The Battle of Bukowiec was fought on September 3, 1939 near the village of Bukowiec in Poland. The 16th Greater Poland Uhlan Regiment under the command of Lt. Col. Julian Arnoldt-Russocki, supported by the 2nd battery of the 11th horse artillery squadron under the command of Capt. Janusz Pasturak went up against the Wehrmacht 3rd Panzer Division supported by a unit of the 23rd Motorized Infantry Regiment and seventeen Luftwaffe bombers.

== Prelude ==
On September 3 at At 5:00 the 16th Greater Poland Uhlans Regiment, despite significant shortages in manpower and armament, sets off towards Poledno - Gruczno. The commander of the regiment, Lt. Col.
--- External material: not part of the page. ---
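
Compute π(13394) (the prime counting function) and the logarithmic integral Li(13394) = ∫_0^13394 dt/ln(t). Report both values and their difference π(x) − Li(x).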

Arnoldt-Russocki, receives an order to "Insure the retreating brigade towards the town of Bukowiec. To break away from the enemy not earlier than at 12:00". On the way, about 2 km from Bukowiec, in the town of Bramka, he encounters the 2nd battery of the 11th horse artillery squadron under the command of Capt. Janusz Pasturczak. After a short conversation, the captain himself suggested joint actions so that, as he writes in his memoirs, "not to stand idle while others are fighting".

== The battle ==
The 16th Regiment takes up positions along the railroad tracks, awaiting an enemy attack. Sends a reconnaissance that reports a large (about 100 vehicles) group of Wehrmacht tanks in Polskie Łąki (about 3 km from the battle site). The 2nd battery of the 11th DAC took its place at the rail-road crossing in front of the German troops. Immediately after receiving the report, the first vehicles appeared on the horizon. The first attack is repulsed and the 3rd Panzer Division loses 15 tanks. The 2nd battery of the 11th Dak, which destroyed almost half of the enemy units performed exceptionally well. The Germans then launch a second attack larger than the first and Luftwaffe bombers support the attack causing heavy Polish losses. Losses were growing at an alarming rate and the Polish army lost both its radio stations. After 12 o'clock, Lt Col. Arnoldt-Russocki ordered a withdrawal from the battlefield.

== Aftermath ==
During the battle in the area of the village of Bukowiec and in the vicinity 131 soldiers from the 16th Regiment of Greater Poland Lancers died in the fight against the Nazi invaders. As of 2008 one Polish soldier who fought in the battle might possibly have been alive and may still be in 2021.